Hat 3/11 die japanische Kulturlandschaft verändert?

Zuerst war der Schock und die Sprachlosigkeit: Doch mit einer zweijährigen Distanz lassen sich vorsichtig erste Spuren erkennen, wie KünstlerInnen auf Fukushima reagieren.

Community-Projekte mit Einbezug der Lokalen Bevölkerung sind hoch im Kurs in Japan. Hier im Süden von Japan beim Kunisaki Art Project.
Bildlegende: Community-Projekte mit Einbezug der Lokalen Bevölkerung sind hoch im Kurs in Japan. Hier im Süden von Japan beim Kunisaki Art Project. Kikuko Usuyama

In Mito, im Norden von Tokyo, hat die Kuratorin Yuu Takehisa in der Ausstellung «Artists and the Desaster» rund dreissig Projekte von vor allem bildenden KünstlerInnen zusammengestellt, die direkt auf Fukushima reagiert haben: Mit Community-Projekten, Dokumentationen, künstlerischen Aktionen.

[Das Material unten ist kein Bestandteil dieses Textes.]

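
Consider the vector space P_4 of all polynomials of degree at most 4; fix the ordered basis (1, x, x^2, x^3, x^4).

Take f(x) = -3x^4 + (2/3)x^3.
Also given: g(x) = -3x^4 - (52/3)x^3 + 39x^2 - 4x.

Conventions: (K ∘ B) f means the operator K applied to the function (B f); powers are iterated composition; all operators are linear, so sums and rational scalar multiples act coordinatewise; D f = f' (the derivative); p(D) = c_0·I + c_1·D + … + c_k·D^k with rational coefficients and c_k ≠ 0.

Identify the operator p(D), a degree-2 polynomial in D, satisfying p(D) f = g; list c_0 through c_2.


D^0 f = -3x^4 + (2/3)x^3
D^1 f = -12x^3 + 2x^2
D^2 f = -36x^2 + 4x
matching coefficients of g against c_0 f + c_1 Df + … from the top degree down determines the c_i
solution: c_0 = 1, c_1 = 3/2, c_2 = -1

c_0 = 1, c_1 = 3/2, c_2 = -1


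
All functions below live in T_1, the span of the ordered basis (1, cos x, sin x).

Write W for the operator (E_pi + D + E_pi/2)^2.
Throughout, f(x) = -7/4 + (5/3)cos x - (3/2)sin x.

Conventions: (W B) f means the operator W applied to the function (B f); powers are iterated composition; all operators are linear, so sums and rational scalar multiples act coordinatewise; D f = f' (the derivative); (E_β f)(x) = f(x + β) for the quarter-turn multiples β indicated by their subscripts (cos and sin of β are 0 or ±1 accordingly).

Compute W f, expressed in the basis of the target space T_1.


the image equals g(x) = -7 + cos x + (67/6)sin x

E_pi f = -7/4 - (5/3)cos x + (3/2)sin x
D f = -(3/2)cos x - (5/3)sin x
E_pi/2 f = -7/4 - (3/2)cos x - (5/3)sin x
(E_pi + D + E_pi/2) f = -7/2 - (14/3)cos x - (11/6)sin x
E_pi (E_pi + D + E_pi/2) f = -7/2 + (14/3)cos x + (11/6)sin x
D (E_pi + D + E_pi/2) f = -(11/6)cos x + (14/3)sin x
E_pi/2 (E_pi + D + E_pi/2) f = -7/2 - (11/6)cos x + (14/3)sin x
(E_pi + D + E_pi/2) (E_pi + D + E_pi/2) f = -7 + cos x + (67/6)sin x


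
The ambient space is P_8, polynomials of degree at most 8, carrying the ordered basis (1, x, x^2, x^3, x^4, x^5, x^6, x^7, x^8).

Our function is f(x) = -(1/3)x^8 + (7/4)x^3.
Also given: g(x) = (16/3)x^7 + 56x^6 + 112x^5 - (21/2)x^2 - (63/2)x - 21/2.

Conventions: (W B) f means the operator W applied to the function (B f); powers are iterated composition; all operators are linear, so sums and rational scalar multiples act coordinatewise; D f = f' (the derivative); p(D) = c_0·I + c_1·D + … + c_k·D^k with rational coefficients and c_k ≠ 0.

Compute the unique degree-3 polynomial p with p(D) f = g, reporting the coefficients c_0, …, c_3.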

Es gibt, auch in der Kultur, viele verschiedene Arten mit Fukushima umzugehen: Während die einen versuchen für das Unvorstellbare eine künstlerische Umsetzung zu finden, wenden andere der Metropole Tokyo den Rücken zu, und suchen neue Wege der Kulturvermittlung und des künstlerischen Dialogs. Begegnungen im Post-Fukushima-Japan.